The Graying of American Faculty Is Bad News for Blacks

According to a new survey by the Higher Education Research Institute at the University of California at Los Angeles, tenured professors are holding on to their positions on college and university faculties longer than has been the case in the past. Many of the scholars who stay on past age 70 are scientists and they do so in order to maintain full access to research facilities.

Nationwide, 2.1 percent of all full-time faculty members are over the age of 70. But at some of the nation’s most prestigious universities, an even greater percentage of the tenured professors have passed the standard retirement age. For example, in 1992 none of the tenured professors in the College of Arts and Sciences at Harvard College were over the age of 70. Today, nearly 10 percent of the tenured professors at Harvard are over the age of 70. Harvard now has 186 tenured professors over the age of 60 and 156 under the age of 50.

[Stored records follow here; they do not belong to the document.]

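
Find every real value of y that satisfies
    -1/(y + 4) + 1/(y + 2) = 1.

y = -4.7321 or y = -1.2679

Multiply both sides by (y + 4)(y + 2):
-(y + 2) + (y + 4) = (y + 4)(y + 2).
Expand and collect terms: y^2 + 6y + 6 = 0.
By the quadratic formula, y = (-6 +/- sqrt(12)) / 2, so y ~= -1.2679 or y ~= -4.7321.
Neither value makes a denominator zero (y != -4, y != -2), so both are valid.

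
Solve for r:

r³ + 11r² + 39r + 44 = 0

Possible rational roots are divisors of 44. Testing r = -4 gives 0, so (r + 4) is a factor.
Divide: r³ + 11r² + 39r + 44 = (r + 4)(r² + 7r + 11).
Apply the quadratic formula to r² + 7r + 11 = 0: r = (-7 ± √5)/2, i.e. r ≈ -2.382 or r ≈ -4.618.

r = -4.618 or r = -4 or r = -2.382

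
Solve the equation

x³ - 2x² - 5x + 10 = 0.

Possible rational roots are divisors of 10. Testing x = 2 gives 0, so (x - 2) is a factor.
Divide: x³ - 2x² - 5x + 10 = (x - 2)(x² - 5).
Apply the quadratic formula to x² - 5 = 0: x = (0 ± √20)/2, i.e. x ≈ 2.2361 or x ≈ -2.2361.

x = -2.2361 or x = 2 or x = 2.2361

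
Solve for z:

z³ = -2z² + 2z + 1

Rearrange: z³ + 2z² - 2z - 1 = 0.
Possible rational roots are divisors of -1. Testing z = 1 gives 0, so (z - 1) is a factor.
Divide: z³ + 2z² - 2z - 1 = (z - 1)(z² + 3z + 1).
Apply the quadratic formula to z² + 3z + 1 = 0: z = (-3 ± √5)/2, i.e. z ≈ -0.382 or z ≈ -2.618.

z = -2.618 or z = -0.382 or z = 1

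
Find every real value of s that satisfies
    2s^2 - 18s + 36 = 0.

s = 3 or s = 6

Factor: 2(s - 3)(s - 6) = 0.
So s = 3 or s = 6.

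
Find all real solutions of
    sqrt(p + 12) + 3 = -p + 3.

p = -3

Isolate the radical: sqrt(p + 12) = -p.
Square both sides: p + 12 = (-p)^2.
Expand and rearrange: p^2 - p - 12 = 0.
Solving gives p = 4 or p = -3.
Check each candidate in the original equation:
  p = 4: sqrt(16) = 4, while -p = -4 — extraneous.
  p = -3: sqrt(9) = 3, while -p = 3 — valid.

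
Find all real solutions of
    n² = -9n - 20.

n = -5 or n = -4

Bring every term to one side: n² + 9n + 20 = 0.
Factor: (n + 5)(n + 4) = 0.
So n = -5 or n = -4.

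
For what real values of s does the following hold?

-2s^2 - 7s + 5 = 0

s = -4.1085 or s = 0.6085

Discriminant: (-7)^2 - 4*(-2)*5 = 89.
Quadratic formula: s = (7 +/- sqrt(89)) / (-4).
So s = -sqrt(89)/4 - 7/4 ~= -4.1085 or s = -7/4 + sqrt(89)/4 ~= 0.6085.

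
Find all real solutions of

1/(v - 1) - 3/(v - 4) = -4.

v = 0.7974 or v = 4.7026

Multiply both sides by (v - 1)(v - 4):
(v - 4) - 3(v - 1) = -4(v - 1)(v - 4).
Expand and collect terms: -4v^2 + 22v - 15 = 0.
By the quadratic formula, v = (-22 +/- sqrt(244)) / -8, so v ~= 0.7974 or v ~= 4.7026.
Neither value makes a denominator zero (v != 1, v != 4), so both are valid.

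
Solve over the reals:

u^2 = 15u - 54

u = 6 or u = 9

Bring every term to one side: u^2 - 15u + 54 = 0.
Factor: (u - 9)(u - 6) = 0.
So u = 9 or u = 6.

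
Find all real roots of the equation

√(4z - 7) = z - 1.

Square both sides: 4z - 7 = (z - 1)².
Expand and rearrange: z² - 6z + 8 = 0.
Solving gives z = 4 or z = 2.
Check each candidate in the original equation:
  z = 4: √(9) = 3, while z - 1 = 3 — valid.
  z = 2: √(1) = 1, while z - 1 = 1 — valid.

z = 2 or z = 4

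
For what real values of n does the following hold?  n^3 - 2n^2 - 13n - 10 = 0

n = -2 or n = -1 or n = 5

Possible rational roots are divisors of -10. Testing n = -1 gives 0, so (n + 1) is a factor.
Divide: n^3 - 2n^2 - 13n - 10 = (n + 1)(n^2 - 3n - 10).
Factor the quadratic: n = 5 or n = -2.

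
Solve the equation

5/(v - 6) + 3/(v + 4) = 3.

v = -3.154 or v = 7.8207

Multiply both sides by (v - 6)(v + 4):
5(v + 4) + 3(v - 6) = 3(v - 6)(v + 4).
Expand and collect terms: 3v^2 - 14v - 74 = 0.
By the quadratic formula, v = (14 +/- sqrt(1084)) / 6, so v ~= 7.8207 or v ~= -3.154.
Neither value makes a denominator zero (v != 6, v != -4), so both are valid.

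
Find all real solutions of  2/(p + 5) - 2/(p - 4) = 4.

p = -4.4686 or p = 3.4686

Multiply both sides by (p + 5)(p - 4):
2(p - 4) - 2(p + 5) = 4(p + 5)(p - 4).
Expand and collect terms: 4p² + 4p - 62 = 0.
By the quadratic formula, p = (-4 ± √1008) / 8, so p ≈ 3.4686 or p ≈ -4.4686.
Neither value makes a denominator zero (p ≠ -5, p ≠ 4), so both are valid.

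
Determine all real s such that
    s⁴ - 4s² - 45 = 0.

Let u = s². The equation becomes u² - 4u - 45 = 0.
Factor: (u - 9)(u + 5) = 0, so u = 9 or u = -5.
s² = 9 gives s = ±3.
s² = -5 < 0 has no real solution.

s = -3 or s = 3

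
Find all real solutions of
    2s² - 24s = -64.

s = 4 or s = 8

Bring every term to one side: 2s² - 24s + 64 = 0.
Factor: 2(s - 8)(s - 4) = 0.
So s = 8 or s = 4.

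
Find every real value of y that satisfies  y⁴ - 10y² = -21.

Let u = y². The equation becomes u² - 10u + 21 = 0.
Factor: (u - 3)(u - 7) = 0, so u = 3 or u = 7.
y² = 3 gives y = ±√(3) ≈ ±1.7321.
y² = 7 gives y = ±√(7) ≈ ±2.6458.

y = -2.6458 or y = -1.7321 or y = 1.7321 or y = 2.6458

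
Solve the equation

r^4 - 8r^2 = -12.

Let u = r^2. The equation becomes u^2 - 8u + 12 = 0.
Factor: (u - 6)(u - 2) = 0, so u = 6 or u = 2.
r^2 = 6 gives r = +/-sqrt(6) ~= +/-2.4495.
r^2 = 2 gives r = +/-sqrt(2) ~= +/-1.4142.

r = -2.4495 or r = -1.4142 or r = 1.4142 or r = 2.4495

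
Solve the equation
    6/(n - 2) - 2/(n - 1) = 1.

n = 0.6277 or n = 6.3723

Multiply both sides by (n - 2)(n - 1):
6(n - 1) - 2(n - 2) = (n - 2)(n - 1).
Expand and collect terms: n^2 - 7n + 4 = 0.
By the quadratic formula, n = (7 +/- sqrt(33)) / 2, so n ~= 6.3723 or n ~= 0.6277.
Neither value makes a denominator zero (n != 2, n != 1), so both are valid.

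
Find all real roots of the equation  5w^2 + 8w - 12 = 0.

Discriminant: (8)^2 - 4*5*(-12) = 304.
Quadratic formula: w = (-8 +/- sqrt(304)) / 10.
So w = -4/5 + 2*sqrt(19)/5 ~= 0.9436 or w = -2*sqrt(19)/5 - 4/5 ~= -2.5436.

w = -2.5436 or w = 0.9436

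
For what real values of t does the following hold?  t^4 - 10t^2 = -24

Let u = t^2. The equation becomes u^2 - 10u + 24 = 0.
Factor: (u - 4)(u - 6) = 0, so u = 4 or u = 6.
t^2 = 4 gives t = +/-2.
t^2 = 6 gives t = +/-sqrt(6) ~= +/-2.4495.

t = -2.4495 or t = -2 or t = 2 or t = 2.4495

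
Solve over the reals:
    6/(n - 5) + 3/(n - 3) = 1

n = 3.5756 or n = 13.4244

Multiply both sides by (n - 5)(n - 3):
6(n - 3) + 3(n - 5) = (n - 5)(n - 3).
Expand and collect terms: n² - 17n + 48 = 0.
By the quadratic formula, n = (17 ± √97) / 2, so n ≈ 13.4244 or n ≈ 3.5756.
Neither value makes a denominator zero (n ≠ 5, n ≠ 3), so both are valid.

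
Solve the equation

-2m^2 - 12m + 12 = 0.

m = -6.873 or m = 0.873

Discriminant: (-12)^2 - 4*(-2)*12 = 240.
Quadratic formula: m = (12 +/- sqrt(240)) / (-4).
So m = -sqrt(15) - 3 ~= -6.873 or m = -3 + sqrt(15) ~= 0.873.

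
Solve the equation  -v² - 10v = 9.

Bring every term to one side: -v² - 10v - 9 = 0.
Factor: -1(v + 1)(v + 9) = 0.
So v = -1 or v = -9.

v = -9 or v = -1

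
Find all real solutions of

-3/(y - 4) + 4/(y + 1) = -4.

y = -1.887 or y = 4.637

Multiply both sides by (y - 4)(y + 1):
-3(y + 1) + 4(y - 4) = -4(y - 4)(y + 1).
Expand and collect terms: -4y² + 11y + 35 = 0.
By the quadratic formula, y = (-11 ± √681) / -8, so y ≈ -1.887 or y ≈ 4.637.
Neither value makes a denominator zero (y ≠ 4, y ≠ -1), so both are valid.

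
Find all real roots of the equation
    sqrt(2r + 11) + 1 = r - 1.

Isolate the radical: sqrt(2r + 11) = r - 2.
Square both sides: 2r + 11 = (r - 2)^2.
Expand and rearrange: r^2 - 6r - 7 = 0.
Solving gives r = 7 or r = -1.
Check each candidate in the original equation:
  r = 7: sqrt(25) = 5, while r - 2 = 5 — valid.
  r = -1: sqrt(9) = 3, while r - 2 = -3 — extraneous.

r = 7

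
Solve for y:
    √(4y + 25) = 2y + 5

Square both sides: 4y + 25 = (2y + 5)².
Expand and rearrange: 4y² + 16y = 0.
Solving gives y = 0 or y = -4.
Check each candidate in the original equation:
  y = 0: √(25) = 5, while 2y + 5 = 5 — valid.
  y = -4: √(9) = 3, while 2y + 5 = -3 — extraneous.

y = 0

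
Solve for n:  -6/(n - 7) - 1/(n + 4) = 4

Multiply both sides by (n - 7)(n + 4):
-6(n + 4) - (n - 7) = 4(n - 7)(n + 4).
Expand and collect terms: 4n² - 5n - 95 = 0.
By the quadratic formula, n = (5 ± √1545) / 8, so n ≈ 5.5383 or n ≈ -4.2883.
Neither value makes a denominator zero (n ≠ 7, n ≠ -4), so both are valid.

n = -4.2883 or n = 5.5383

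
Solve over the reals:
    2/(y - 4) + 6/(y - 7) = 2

Multiply both sides by (y - 4)(y - 7):
2(y - 7) + 6(y - 4) = 2(y - 4)(y - 7).
Expand and collect terms: 2y² - 30y + 94 = 0.
By the quadratic formula, y = (30 ± √148) / 4, so y ≈ 10.5414 or y ≈ 4.4586.
Neither value makes a denominator zero (y ≠ 4, y ≠ 7), so both are valid.

y = 4.4586 or y = 10.5414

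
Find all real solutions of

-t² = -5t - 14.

Bring every term to one side: -t² + 5t + 14 = 0.
Factor: -1(t - 7)(t + 2) = 0.
So t = 7 or t = -2.

t = -2 or t = 7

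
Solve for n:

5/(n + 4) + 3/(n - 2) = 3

Multiply both sides by (n + 4)(n - 2):
5(n - 2) + 3(n + 4) = 3(n + 4)(n - 2).
Expand and collect terms: 3n² - 2n - 26 = 0.
By the quadratic formula, n = (2 ± √316) / 6, so n ≈ 3.2961 or n ≈ -2.6294.
Neither value makes a denominator zero (n ≠ -4, n ≠ 2), so both are valid.

n = -2.6294 or n = 3.2961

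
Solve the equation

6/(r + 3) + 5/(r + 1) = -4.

Multiply both sides by (r + 3)(r + 1):
6(r + 1) + 5(r + 3) = -4(r + 3)(r + 1).
Expand and collect terms: -4r^2 - 27r - 33 = 0.
By the quadratic formula, r = (27 +/- sqrt(201)) / -8, so r ~= -5.1472 or r ~= -1.6028.
Neither value makes a denominator zero (r != -3, r != -1), so both are valid.

r = -5.1472 or r = -1.6028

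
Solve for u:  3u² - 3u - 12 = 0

u = -1.5616 or u = 2.5616

Discriminant: (-3)² − 4·3·(-12) = 153.
Quadratic formula: u = (3 ± √153) / 6.
So u = 1/2 + √(17)/2 ≈ 2.5616 or u = 1/2 - √(17)/2 ≈ -1.5616.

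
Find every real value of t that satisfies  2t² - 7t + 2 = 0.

Discriminant: (-7)² − 4·2·2 = 33.
Quadratic formula: t = (7 ± √33) / 4.
So t = √(33)/4 + 7/4 ≈ 3.1861 or t = 7/4 - √(33)/4 ≈ 0.3139.

t = 0.3139 or t = 3.1861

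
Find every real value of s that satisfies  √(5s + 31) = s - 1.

s = 10

Square both sides: 5s + 31 = (s - 1)².
Expand and rearrange: s² - 7s - 30 = 0.
Solving gives s = 10 or s = -3.
Check each candidate in the original equation:
  s = 10: √(81) = 9, while s - 1 = 9 — valid.
  s = -3: √(16) = 4, while s - 1 = -4 — extraneous.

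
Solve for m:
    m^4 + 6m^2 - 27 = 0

m = -1.7321 or m = 1.7321

Let u = m^2. The equation becomes u^2 + 6u - 27 = 0.
Factor: (u - 3)(u + 9) = 0, so u = 3 or u = -9.
m^2 = 3 gives m = +/-sqrt(3) ~= +/-1.7321.
m^2 = -9 < 0 has no real solution.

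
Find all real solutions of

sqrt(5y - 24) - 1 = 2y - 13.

y = 8

Isolate the radical: sqrt(5y - 24) = 2y - 12.
Square both sides: 5y - 24 = (2y - 12)^2.
Expand and rearrange: 4y^2 - 53y + 168 = 0.
Solving gives y = 8 or y = 5.25.
Check each candidate in the original equation:
  y = 8: sqrt(16) = 4, while 2y - 12 = 4 — valid.
  y = 5.25: sqrt(2.25) = 1.5, while 2y - 12 = -1.5 — extraneous.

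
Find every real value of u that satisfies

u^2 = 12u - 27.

u = 3 or u = 9

Bring every term to one side: u^2 - 12u + 27 = 0.
Factor: (u - 9)(u - 3) = 0.
So u = 9 or u = 3.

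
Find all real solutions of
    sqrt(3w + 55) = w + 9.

w = -2

Square both sides: 3w + 55 = (w + 9)^2.
Expand and rearrange: w^2 + 15w + 26 = 0.
Solving gives w = -2 or w = -13.
Check each candidate in the original equation:
  w = -2: sqrt(49) = 7, while w + 9 = 7 — valid.
  w = -13: sqrt(16) = 4, while w + 9 = -4 — extraneous.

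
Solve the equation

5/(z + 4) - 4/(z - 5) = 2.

Multiply both sides by (z + 4)(z - 5):
5(z - 5) - 4(z + 4) = 2(z + 4)(z - 5).
Expand and collect terms: 2z² - 3z + 1 = 0.
Factor or apply the quadratic formula: z = 1 or z = 0.5.
Neither value makes a denominator zero (z ≠ -4, z ≠ 5), so both are valid.

z = 0.5 or z = 1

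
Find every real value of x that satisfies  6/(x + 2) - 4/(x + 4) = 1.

Multiply both sides by (x + 2)(x + 4):
6(x + 4) - 4(x + 2) = (x + 2)(x + 4).
Expand and collect terms: x^2 + 4x - 8 = 0.
By the quadratic formula, x = (-4 +/- sqrt(48)) / 2, so x ~= 1.4641 or x ~= -5.4641.
Neither value makes a denominator zero (x != -2, x != -4), so both are valid.

x = -5.4641 or x = 1.4641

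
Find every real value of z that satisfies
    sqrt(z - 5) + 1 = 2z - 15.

Isolate the radical: sqrt(z - 5) = 2z - 16.
Square both sides: z - 5 = (2z - 16)^2.
Expand and rearrange: 4z^2 - 65z + 261 = 0.
Solving gives z = 9 or z = 7.25.
Check each candidate in the original equation:
  z = 9: sqrt(4) = 2, while 2z - 16 = 2 — valid.
  z = 7.25: sqrt(2.25) = 1.5, while 2z - 16 = -1.5 — extraneous.

z = 9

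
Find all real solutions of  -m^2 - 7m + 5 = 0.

Discriminant: (-7)^2 - 4*(-1)*5 = 69.
Quadratic formula: m = (7 +/- sqrt(69)) / (-2).
So m = -sqrt(69)/2 - 7/2 ~= -7.6533 or m = -7/2 + sqrt(69)/2 ~= 0.6533.

m = -7.6533 or m = 0.6533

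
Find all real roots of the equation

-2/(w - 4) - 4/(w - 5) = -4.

Multiply both sides by (w - 4)(w - 5):
-2(w - 5) - 4(w - 4) = -4(w - 4)(w - 5).
Expand and collect terms: -4w² + 42w - 106 = 0.
By the quadratic formula, w = (-42 ± √68) / -8, so w ≈ 4.2192 or w ≈ 6.2808.
Neither value makes a denominator zero (w ≠ 4, w ≠ 5), so both are valid.

w = 4.2192 or w = 6.2808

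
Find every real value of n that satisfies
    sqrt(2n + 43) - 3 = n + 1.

n = 3

Isolate the radical: sqrt(2n + 43) = n + 4.
Square both sides: 2n + 43 = (n + 4)^2.
Expand and rearrange: n^2 + 6n - 27 = 0.
Solving gives n = 3 or n = -9.
Check each candidate in the original equation:
  n = 3: sqrt(49) = 7, while n + 4 = 7 — valid.
  n = -9: sqrt(25) = 5, while n + 4 = -5 — extraneous.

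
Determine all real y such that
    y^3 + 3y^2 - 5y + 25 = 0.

Possible rational roots are divisors of 25. Testing y = -5 gives 0, so (y + 5) is a factor.
Divide: y^3 + 3y^2 - 5y + 25 = (y + 5)(y^2 - 2y + 5).
The quadratic y^2 - 2y + 5 has discriminant -16 < 0, so no further real roots.

y = -5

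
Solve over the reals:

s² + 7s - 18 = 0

s = -9 or s = 2

Factor: (s - 2)(s + 9) = 0.
So s = 2 or s = -9.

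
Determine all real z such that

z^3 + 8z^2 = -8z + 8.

z = -6.6056 or z = -2 or z = 0.6056

Rearrange: z^3 + 8z^2 + 8z - 8 = 0.
Possible rational roots are divisors of -8. Testing z = -2 gives 0, so (z + 2) is a factor.
Divide: z^3 + 8z^2 + 8z - 8 = (z + 2)(z^2 + 6z - 4).
Apply the quadratic formula to z^2 + 6z - 4 = 0: z = (-6 +/- sqrt(52))/2, i.e. z ~= 0.6056 or z ~= -6.6056.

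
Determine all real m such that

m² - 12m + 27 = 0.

m = 3 or m = 9

Factor: (m - 9)(m - 3) = 0.
So m = 9 or m = 3.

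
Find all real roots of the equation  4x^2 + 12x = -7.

Rearrange to standard form: 4x^2 + 12x + 7 = 0.
Discriminant: (12)^2 - 4*4*7 = 32.
Quadratic formula: x = (-12 +/- sqrt(32)) / 8.
So x = -3/2 + sqrt(2)/2 ~= -0.7929 or x = -3/2 - sqrt(2)/2 ~= -2.2071.

x = -2.2071 or x = -0.7929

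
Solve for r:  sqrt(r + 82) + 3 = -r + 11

r = -1

Isolate the radical: sqrt(r + 82) = -r + 8.
Square both sides: r + 82 = (-r + 8)^2.
Expand and rearrange: r^2 - 17r - 18 = 0.
Solving gives r = 18 or r = -1.
Check each candidate in the original equation:
  r = 18: sqrt(100) = 10, while -r + 8 = -10 — extraneous.
  r = -1: sqrt(81) = 9, while -r + 8 = 9 — valid.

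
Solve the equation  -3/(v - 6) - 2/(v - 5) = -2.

Multiply both sides by (v - 6)(v - 5):
-3(v - 5) - 2(v - 6) = -2(v - 6)(v - 5).
Expand and collect terms: -2v² + 27v - 87 = 0.
By the quadratic formula, v = (-27 ± √33) / -4, so v ≈ 5.3139 or v ≈ 8.1861.
Neither value makes a denominator zero (v ≠ 6, v ≠ 5), so both are valid.

v = 5.3139 or v = 8.1861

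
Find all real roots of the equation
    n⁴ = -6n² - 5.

No real solutions.

Let u = n². The equation becomes u² + 6u + 5 = 0.
Factor: (u + 5)(u + 1) = 0, so u = -5 or u = -1.
n² = -5 < 0 has no real solution.
n² = -1 < 0 has no real solution.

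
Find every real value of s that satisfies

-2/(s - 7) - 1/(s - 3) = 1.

s = 1.4384 or s = 5.5616

Multiply both sides by (s - 7)(s - 3):
-2(s - 3) - (s - 7) = (s - 7)(s - 3).
Expand and collect terms: s² - 7s + 8 = 0.
By the quadratic formula, s = (7 ± √17) / 2, so s ≈ 5.5616 or s ≈ 1.4384.
Neither value makes a denominator zero (s ≠ 7, s ≠ 3), so both are valid.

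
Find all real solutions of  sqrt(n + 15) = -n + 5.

Square both sides: n + 15 = (-n + 5)^2.
Expand and rearrange: n^2 - 11n + 10 = 0.
Solving gives n = 10 or n = 1.
Check each candidate in the original equation:
  n = 10: sqrt(25) = 5, while -n + 5 = -5 — extraneous.
  n = 1: sqrt(16) = 4, while -n + 5 = 4 — valid.

n = 1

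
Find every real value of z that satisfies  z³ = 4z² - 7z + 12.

Rearrange: z³ - 4z² + 7z - 12 = 0.
Possible rational roots are divisors of -12. Testing z = 3 gives 0, so (z - 3) is a factor.
Divide: z³ - 4z² + 7z - 12 = (z - 3)(z² - z + 4).
The quadratic z² - z + 4 has discriminant -15 < 0, so no further real roots.

z = 3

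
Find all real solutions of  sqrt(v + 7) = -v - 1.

Square both sides: v + 7 = (-v - 1)^2.
Expand and rearrange: v^2 + v - 6 = 0.
Solving gives v = 2 or v = -3.
Check each candidate in the original equation:
  v = 2: sqrt(9) = 3, while -v - 1 = -3 — extraneous.
  v = -3: sqrt(4) = 2, while -v - 1 = 2 — valid.

v = -3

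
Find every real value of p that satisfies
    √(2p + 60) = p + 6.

Square both sides: 2p + 60 = (p + 6)².
Expand and rearrange: p² + 10p - 24 = 0.
Solving gives p = 2 or p = -12.
Check each candidate in the original equation:
  p = 2: √(64) = 8, while p + 6 = 8 — valid.
  p = -12: √(36) = 6, while p + 6 = -6 — extraneous.

p = 2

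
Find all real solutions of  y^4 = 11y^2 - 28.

y = -2.6458 or y = -2 or y = 2 or y = 2.6458

Let u = y^2. The equation becomes u^2 - 11u + 28 = 0.
Factor: (u - 4)(u - 7) = 0, so u = 4 or u = 7.
y^2 = 4 gives y = +/-2.
y^2 = 7 gives y = +/-sqrt(7) ~= +/-2.6458.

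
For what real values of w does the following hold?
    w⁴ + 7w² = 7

w = -0.9421 or w = 0.9421

Let u = w². The equation becomes u² + 7u - 7 = 0.
By the quadratic formula, u = -7/2 + √(77)/2 or u = -√(77)/2 - 7/2.
w² = -7/2 + √(77)/2 gives w = ±√(-7/2 + √(77)/2) ≈ ±0.9421.
w² = -√(77)/2 - 7/2 < 0 has no real solution.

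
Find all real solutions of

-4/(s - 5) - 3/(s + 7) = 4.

s = -7.8135 or s = 4.0635

Multiply both sides by (s - 5)(s + 7):
-4(s + 7) - 3(s - 5) = 4(s - 5)(s + 7).
Expand and collect terms: 4s^2 + 15s - 127 = 0.
By the quadratic formula, s = (-15 +/- sqrt(2257)) / 8, so s ~= 4.0635 or s ~= -7.8135.
Neither value makes a denominator zero (s != 5, s != -7), so both are valid.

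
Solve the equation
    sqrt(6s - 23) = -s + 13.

Square both sides: 6s - 23 = (-s + 13)^2.
Expand and rearrange: s^2 - 32s + 192 = 0.
Solving gives s = 24 or s = 8.
Check each candidate in the original equation:
  s = 24: sqrt(121) = 11, while -s + 13 = -11 — extraneous.
  s = 8: sqrt(25) = 5, while -s + 13 = 5 — valid.

s = 8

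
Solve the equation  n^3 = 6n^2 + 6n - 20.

n = -2 or n = 1.5505 or n = 6.4495

Rearrange: n^3 - 6n^2 - 6n + 20 = 0.
Possible rational roots are divisors of 20. Testing n = -2 gives 0, so (n + 2) is a factor.
Divide: n^3 - 6n^2 - 6n + 20 = (n + 2)(n^2 - 8n + 10).
Apply the quadratic formula to n^2 - 8n + 10 = 0: n = (8 +/- sqrt(24))/2, i.e. n ~= 6.4495 or n ~= 1.5505.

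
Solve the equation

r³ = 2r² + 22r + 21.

Rearrange: r³ - 2r² - 22r - 21 = 0.
Possible rational roots are divisors of -21. Testing r = -3 gives 0, so (r + 3) is a factor.
Divide: r³ - 2r² - 22r - 21 = (r + 3)(r² - 5r - 7).
Apply the quadratic formula to r² - 5r - 7 = 0: r = (5 ± √53)/2, i.e. r ≈ 6.1401 or r ≈ -1.1401.

r = -3 or r = -1.1401 or r = 6.1401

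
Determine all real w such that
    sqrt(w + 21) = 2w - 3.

Square both sides: w + 21 = (2w - 3)^2.
Expand and rearrange: 4w^2 - 13w - 12 = 0.
Solving gives w = 4 or w = -0.75.
Check each candidate in the original equation:
  w = 4: sqrt(25) = 5, while 2w - 3 = 5 — valid.
  w = -0.75: sqrt(20.25) = 4.5, while 2w - 3 = -4.5 — extraneous.

w = 4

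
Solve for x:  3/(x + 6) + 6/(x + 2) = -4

Multiply both sides by (x + 6)(x + 2):
3(x + 2) + 6(x + 6) = -4(x + 6)(x + 2).
Expand and collect terms: -4x² - 41x - 90 = 0.
By the quadratic formula, x = (41 ± √241) / -8, so x ≈ -7.0655 or x ≈ -3.1845.
Neither value makes a denominator zero (x ≠ -6, x ≠ -2), so both are valid.

x = -7.0655 or x = -3.1845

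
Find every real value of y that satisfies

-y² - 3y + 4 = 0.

y = -4 or y = 1

Factor: -1(y - 1)(y + 4) = 0.
So y = 1 or y = -4.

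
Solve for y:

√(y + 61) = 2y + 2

y = 3

Square both sides: y + 61 = (2y + 2)².
Expand and rearrange: 4y² + 7y - 57 = 0.
Solving gives y = 3 or y = -4.75.
Check each candidate in the original equation:
  y = 3: √(64) = 8, while 2y + 2 = 8 — valid.
  y = -4.75: √(56.25) = 7.5, while 2y + 2 = -7.5 — extraneous.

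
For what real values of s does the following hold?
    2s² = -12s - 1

Rearrange to standard form: 2s² + 12s + 1 = 0.
Discriminant: (12)² − 4·2·1 = 136.
Quadratic formula: s = (-12 ± √136) / 4.
So s = -3 + √(34)/2 ≈ -0.0845 or s = -3 - √(34)/2 ≈ -5.9155.

s = -5.9155 or s = -0.0845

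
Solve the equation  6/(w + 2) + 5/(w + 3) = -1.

w = -13.4772 or w = -2.5228

Multiply both sides by (w + 2)(w + 3):
6(w + 3) + 5(w + 2) = -(w + 2)(w + 3).
Expand and collect terms: -w² - 16w - 34 = 0.
By the quadratic formula, w = (16 ± √120) / -2, so w ≈ -13.4772 or w ≈ -2.5228.
Neither value makes a denominator zero (w ≠ -2, w ≠ -3), so both are valid.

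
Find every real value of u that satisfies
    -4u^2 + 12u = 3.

Rearrange to standard form: -4u^2 + 12u - 3 = 0.
Discriminant: (12)^2 - 4*(-4)*(-3) = 96.
Quadratic formula: u = (-12 +/- sqrt(96)) / (-8).
So u = 3/2 - sqrt(6)/2 ~= 0.2753 or u = sqrt(6)/2 + 3/2 ~= 2.7247.

u = 0.2753 or u = 2.7247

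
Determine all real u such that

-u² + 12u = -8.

u = -0.6332 or u = 12.6332

Rearrange to standard form: -u² + 12u + 8 = 0.
Discriminant: (12)² − 4·(-1)·8 = 176.
Quadratic formula: u = (-12 ± √176) / (-2).
So u = 6 - 2·√(11) ≈ -0.6332 or u = 6 + 2·√(11) ≈ 12.6332.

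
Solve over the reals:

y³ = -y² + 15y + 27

Rearrange: y³ + y² - 15y - 27 = 0.
Possible rational roots are divisors of -27. Testing y = -3 gives 0, so (y + 3) is a factor.
Divide: y³ + y² - 15y - 27 = (y + 3)(y² - 2y - 9).
Apply the quadratic formula to y² - 2y - 9 = 0: y = (2 ± √40)/2, i.e. y ≈ 4.1623 or y ≈ -2.1623.

y = -3 or y = -2.1623 or y = 4.1623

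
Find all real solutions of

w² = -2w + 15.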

At MIT nearly 6 percent of the tenured faculty is over 70. In 1994 less than 1 percent of all tenured faculty was older than 70.

This graying of college and university faculty is bad news for blacks. Because these long-time professors, the vast majority of whom are white males, are declining to give up their faculty positions, there are fewer opportunities for younger faculty, a far more racially diverse group, to gain tenured positions.

Today, blacks are about 5 percent of all full-time faculty in American higher education. JBHE research has shown that at the current rate of progress, it would take more than a century for racial parity in faculty positions to be achieved. The large numbers of older, predominantly white, tenured faculty makes progress toward racial equality more difficult to achieve.